Shortly after Condon’s exit the house arrest was lifted and further plea bargain negotiations continued while the legal team prepared for the court date. Up and down the West Coast, across the country and in ports all over the world the labor movement and its allies were preparing for an international day of action—coordinated demonstrations and industrial actions—in support of the Charleston Five on the first day of the trial.
The international dockers unions had made threats of industrial actions and port shut downs on the day of action. Global shipping companies, not knowing where they might get hit around the world, let the South Carolina Ports Authority know that this prosecution was not worth the cost to them and that the local people should resolve the matter before the trial began. The Ports Authority, an important part of the South Carolina business community, relayed these concerns and the fact that the case was giving the Port of Charleston a publicity black eye to the political powers in the state.

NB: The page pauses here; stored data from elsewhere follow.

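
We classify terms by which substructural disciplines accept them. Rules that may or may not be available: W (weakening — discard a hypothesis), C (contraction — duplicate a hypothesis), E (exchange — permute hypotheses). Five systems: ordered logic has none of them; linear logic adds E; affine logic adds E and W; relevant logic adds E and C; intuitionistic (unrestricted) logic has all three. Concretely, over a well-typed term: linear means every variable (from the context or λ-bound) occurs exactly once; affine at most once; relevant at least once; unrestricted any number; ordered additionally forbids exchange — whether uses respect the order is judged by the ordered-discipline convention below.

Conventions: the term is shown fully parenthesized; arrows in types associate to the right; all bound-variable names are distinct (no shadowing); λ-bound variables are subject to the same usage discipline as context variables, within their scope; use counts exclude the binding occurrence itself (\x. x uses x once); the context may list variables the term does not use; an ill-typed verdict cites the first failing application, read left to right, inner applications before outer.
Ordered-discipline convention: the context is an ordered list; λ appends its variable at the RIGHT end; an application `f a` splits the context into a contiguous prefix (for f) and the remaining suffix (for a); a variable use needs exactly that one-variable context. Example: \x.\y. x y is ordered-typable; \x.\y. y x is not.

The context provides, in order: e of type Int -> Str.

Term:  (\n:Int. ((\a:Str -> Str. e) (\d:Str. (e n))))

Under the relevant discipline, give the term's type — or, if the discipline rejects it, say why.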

Then a week before the trial, with political pressure mounting, the prosecution came up with a new deal. The charges would be reduced to a non-violent misdemeanor of “riot, rout and affray,” where no weapons were used and no injuries were incurred. The punishment would be a $100 fine each and the Five were not even required to admit any guilt. They could plead “no contest” and even deny guilt and the case would be finished. The conviction would be so minor that it would be expunged from their records in three years if they had no more arrests in that time. The Five took the offer.

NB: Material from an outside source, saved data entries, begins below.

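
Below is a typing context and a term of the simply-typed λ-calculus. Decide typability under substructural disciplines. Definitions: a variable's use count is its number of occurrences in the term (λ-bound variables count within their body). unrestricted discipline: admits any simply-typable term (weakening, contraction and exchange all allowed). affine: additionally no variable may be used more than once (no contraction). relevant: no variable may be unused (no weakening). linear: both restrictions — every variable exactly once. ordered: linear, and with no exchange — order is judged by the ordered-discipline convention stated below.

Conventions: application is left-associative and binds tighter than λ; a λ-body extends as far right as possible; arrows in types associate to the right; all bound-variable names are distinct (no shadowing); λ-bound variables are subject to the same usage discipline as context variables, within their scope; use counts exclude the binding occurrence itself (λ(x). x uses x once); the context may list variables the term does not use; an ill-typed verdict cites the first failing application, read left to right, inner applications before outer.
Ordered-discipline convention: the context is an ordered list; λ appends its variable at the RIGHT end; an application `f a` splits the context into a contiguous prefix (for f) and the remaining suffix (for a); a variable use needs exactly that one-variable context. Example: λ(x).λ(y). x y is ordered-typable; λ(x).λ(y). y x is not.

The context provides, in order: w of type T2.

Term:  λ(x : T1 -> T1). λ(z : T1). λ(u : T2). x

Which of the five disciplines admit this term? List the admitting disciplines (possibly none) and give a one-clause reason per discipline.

accepted by: affine, unrestricted
usage: w: 0, x (λ-bound): 1, z (λ-bound): 0, u (λ-bound): 0
use order (left to right): x
typing: well-typed at (T1 -> T1) -> T1 -> T2 -> T1 -> T1
ordered ✗ (needs weakening: w, z, u unused)
linear ✗ (needs weakening: w, z, u unused)
affine ✓ (at most one use each (w, x, z, u))
relevant ✗ (needs weakening: w, z, u unused)
unrestricted ✓ (well-typed at (T1 -> T1) -> T1 -> T2 -> T1 -> T1; no restrictions here)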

“This is a tremendous victory,” Ken Riley said.
Having won the criminal case, the movement’s attention is now focusing on the civil lawsuit. Winyah Stevedoring, Inc., the company that hired the scabs the union longshore workers were picketing against, has sued the three Charleston locals, their presidents and some 25 individual union members for the $1.5 million it claims it lost as a result of the picket.
Just as the labor movement could not allow union members to be jailed for exercising their legal right to picket, it cannot allow union locals and union members and their families to be bankrupted for picketing.
“How can union people be held responsible for a company’s financial losses from a picket line?” Riley asked. “Isn’t that the point of a picket—to put economic pressure on an employer?”
The ILWU fought and won a similar case three years ago after the picket of the Neptune Jade. Community protestors picketed the ship when it arrived at the Port of Oakland carrying cargo loaded by scabs employed by the company that had sacked the Liverpool dockers. The longshore employer group, the PMA, tried to sue for its alleged loses. The ILWU fought off every legal move to force it to turn over information on the picketers and threatened coastwise action if the PMA continued its witch hunt against them. The case was eventually dropped.
The defense attorneys have gotten the WSI case moved from state to federal courts where they feel they have a better chance to have some if not all of the complaints dismissed early next year before an actual trial. The local defense committees are continuing to raise money for the legal expenses.
“In times like these we have to cherish our victories,” Bill Fletcher said. “A year ago this case was set to be a slam dunk for the prosecution. The fact that we turned it around was a great success for the labor movement. We need to learn from that. And the courage of these locals in an anti-workers state should say to the rest of the union movement that we have to invest in organizing in the South.”